Nessa direção é que os cristãos, todos nós, devem caminhar: partilhar,
partilhar e partilhar, pois a partilha é a alma de todo projeto de Jesus
Cristo. Trata-se de vivenciar o amor fraterno.
Por isso, o apelo que o autor da primeira Carta
de João nos faz é atual: “Caríssimos:
amemo-nos uns aos outros, porque o amor vem de Deus e todo aquele que ama
nasceu de Deus e conhece Deus” (1Jo 4,7). “Amemo-nos uns aos outros!”. Trata-se de um programa para todos os
que acreditam em Deus e para aqueles que têm boa vontade.
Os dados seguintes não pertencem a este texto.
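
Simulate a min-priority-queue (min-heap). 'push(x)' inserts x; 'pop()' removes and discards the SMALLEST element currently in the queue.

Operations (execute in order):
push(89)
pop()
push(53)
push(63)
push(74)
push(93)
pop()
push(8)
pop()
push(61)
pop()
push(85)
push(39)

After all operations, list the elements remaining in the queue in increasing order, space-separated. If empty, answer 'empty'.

Answer: 39 63 74 85 93

Derivation:
push(89): heap contents = [89]
pop() → 89: heap contents = []
push(53): heap contents = [53]
push(63): heap contents = [53, 63]
push(74): heap contents = [53, 63, 74]
push(93): heap contents = [53, 63, 74, 93]
pop() → 53: heap contents = [63, 74, 93]
push(8): heap contents = [8, 63, 74, 93]
pop() → 8: heap contents = [63, 74, 93]
push(61): heap contents = [61, 63, 74, 93]
pop() → 61: heap contents = [63, 74, 93]
push(85): heap contents = [63, 74, 85, 93]
push(39): heap contents = [39, 63, 74, 85, 93]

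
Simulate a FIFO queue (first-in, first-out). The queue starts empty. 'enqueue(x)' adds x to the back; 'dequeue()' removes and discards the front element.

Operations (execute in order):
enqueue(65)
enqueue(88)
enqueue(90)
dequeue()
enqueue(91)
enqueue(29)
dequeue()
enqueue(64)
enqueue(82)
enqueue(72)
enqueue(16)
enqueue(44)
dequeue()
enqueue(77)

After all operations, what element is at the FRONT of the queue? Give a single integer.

Answer: 91

Derivation:
enqueue(65): queue = [65]
enqueue(88): queue = [65, 88]
enqueue(90): queue = [65, 88, 90]
dequeue(): queue = [88, 90]
enqueue(91): queue = [88, 90, 91]
enqueue(29): queue = [88, 90, 91, 29]
dequeue(): queue = [90, 91, 29]
enqueue(64): queue = [90, 91, 29, 64]
enqueue(82): queue = [90, 91, 29, 64, 82]
enqueue(72): queue = [90, 91, 29, 64, 82, 72]
enqueue(16): queue = [90, 91, 29, 64, 82, 72, 16]
enqueue(44): queue = [90, 91, 29, 64, 82, 72, 16, 44]
dequeue(): queue = [91, 29, 64, 82, 72, 16, 44]
enqueue(77): queue = [91, 29, 64, 82, 72, 16, 44, 77]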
É todo um programa
para nossas famílias, nossos ambientes de vida, nosso trabalho, nossa
comunidade, nossa Igreja, nossa sociedade e assim por diante. É todo um
programa para a humanidade que Deus ama primeiro.
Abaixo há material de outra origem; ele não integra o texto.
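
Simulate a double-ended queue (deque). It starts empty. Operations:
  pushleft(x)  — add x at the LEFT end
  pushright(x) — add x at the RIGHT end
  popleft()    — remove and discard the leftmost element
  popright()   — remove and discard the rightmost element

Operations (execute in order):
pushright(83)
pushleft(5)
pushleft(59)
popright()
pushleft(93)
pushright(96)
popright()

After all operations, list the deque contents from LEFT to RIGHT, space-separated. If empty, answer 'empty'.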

Precisamos colocar em prática este “Amemo-nos uns aos outros!”, porque não
somente acreditamos em Deus, e sim em Deus de amor: “Caríssimos: amemo-nos uns aos outros, porque o amor vem de Deus e todo aquele
que ama nasceu de Deus e conhece Deus. Quem não ama não chegou a conhecer Deus,
pois Deus é amor” (1Jo 4,7-8).
“Deus é amor”. É um texto de insondável profundidade. Há que escutá-lo em
silencio, repeti-lo, tratá-lo com palavras nossas e vivê-lo na vida cotidiana.
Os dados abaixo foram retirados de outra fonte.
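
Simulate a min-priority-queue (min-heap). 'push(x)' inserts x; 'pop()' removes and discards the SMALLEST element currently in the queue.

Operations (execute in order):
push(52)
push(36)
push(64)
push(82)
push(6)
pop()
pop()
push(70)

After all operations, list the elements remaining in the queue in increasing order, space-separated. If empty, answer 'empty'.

Answer: 52 64 70 82

Derivation:
push(52): heap contents = [52]
push(36): heap contents = [36, 52]
push(64): heap contents = [36, 52, 64]
push(82): heap contents = [36, 52, 64, 82]
push(6): heap contents = [6, 36, 52, 64, 82]
pop() → 6: heap contents = [36, 52, 64, 82]
pop() → 36: heap contents = [52, 64, 82]
push(70): heap contents = [52, 64, 70, 82]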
Aquele que ama é como uma parcela de Deus, uma parte do Amor, porque Deus é
amor.
Todo ato de amor vem de Deus, tem sua fonte e
origem no coração de Deus. Por isso, Deus pode ser contemplado em:
· O amor de uma mãe que
ama seu filhinho e de um filho que ama seus pais.
· O amor de um prometido
a sua prometida, de um esposo para sua esposa.
· O amor de um homem que
se desvela por seus companheiros de trabalho.
· O amor de um pastor
para seu rebanho. E assim por diante.
Se a partilha e a compaixão são a atitude
primordial e a expressão do amor de Deus, portanto repartir o pão significa
prolongar a generosidade de Deus- criador: Ele criou tudo por amor e
gratuitamente sem nenhum mérito de um ser humano.; significa que vivenciamos a
nossa fé no Deus de amor (cf. 1Jo 4,8.16); significa Deus está em nós e nós
permanecemos em Deus.
Lutar pelo alimento é o mais elementar dos
deveres dos homens. O pão é o símbolo de toda a alimentação. Com o milagre do
Evangelho de hoje Jesus abre os nossos olhos para os compromissos que a
eucaristia traz: somos responsáveis pela fome e a miséria dos nossos próximos. Somos
responsáveis pela crença ou pelo ateísmo nos outros. Se Deus não se vê no mundo
é porque não se vê mais na vida dos cristãos. Entrar em comunhão com o Senhor na
eucaristia exige fazer comunhão com aqueles que lutam na busca do pão
necessário à vida. Assim vivida, a eucaristia torna-se para quem dela se
alimenta, fonte de coragem e esforço permanente no compromisso com a
concretização do reino de Deus através da partilha de tudo que se tem.